Genetic factors might influence human bird flu infection: WHO
3/11/2006 15:51
Genetic factors might influence human infection of bird flu, which may
explain why some people get the disease and others don't, and why it remains
rare, the World Health Organization (WHO) said yesterday. Scientists suspect
some people have "a genetic predisposition" for bird flu infection, and others
don't, the UN agency said in a report, which generalized conclusions of a WHO
expert meeting in September. The theory is based on data from rare instances
of human-to- human transmission in genetically-related persons. "This
possibility, if more fully explored, might help explain why human cases are
relatively rare, and why the virus is not spreading easily from animals to
humans or from human to human," the WHO said. The evidence to the theory is
mainly from a family cluster of cases last May in North Sumatra, Indonesia, when
seven people in an extended family died. Only blood relatives were infected
in the Karo district of North Sumatra, the largest cluster known to date
worldwide, " despite multiple opportunities for the virus to spread to spouses
or into the general community," the WHO said.
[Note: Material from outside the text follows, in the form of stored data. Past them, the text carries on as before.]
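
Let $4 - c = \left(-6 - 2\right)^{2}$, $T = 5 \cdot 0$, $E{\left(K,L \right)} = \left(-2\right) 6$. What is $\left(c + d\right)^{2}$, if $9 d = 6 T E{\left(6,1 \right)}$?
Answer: $3600$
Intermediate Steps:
$E{\left(K,L \right)} = -12$
$T = 0$
$d = 0$ ($d = \frac{6 \cdot 0 \left(-12\right)}{9} = \frac{0 \left(-12\right)}{9} = \frac{1}{9} \cdot 0 = 0$)
$c = -60$ ($c = 4 - \left(-6 - 2\right)^{2} = 4 - \left(-8\right)^{2} = 4 - 64 = -60$)
$\left(c + d\right)^{2} = \left(-60 + 0\right)^{2} = \left(-60\right)^{2} = 3600$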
Bird flu has infected 256
people since late 2003, killing 152 of them, according to the WHO. Although
it remains mainly an animal disease, experts fear the virus could mutate and
spark a human influenza pandemic, which could kill millions. The present
situation is still serious and the risk that a pandemic virus might emerge is
not likely to diminish in the near future, the agency has warned. According
to the WHO, the development of a pandemic vaccine has become more difficult
following the divergence of circulating viruses into distinct genetic and
antigenic groups. "To date, results from clinical trials of candidate
pandemic vaccines have not been promising, as these vaccines confer little
protection across the different genetic groups," it said in the
report. International standards, or "benchmarks", for evaluating the efficacy
of vaccines are urgently needed, and integrated studies of sera from individuals
being vaccinated in various clinical trials would be equally useful - for
industry as well as for national authorities, it added.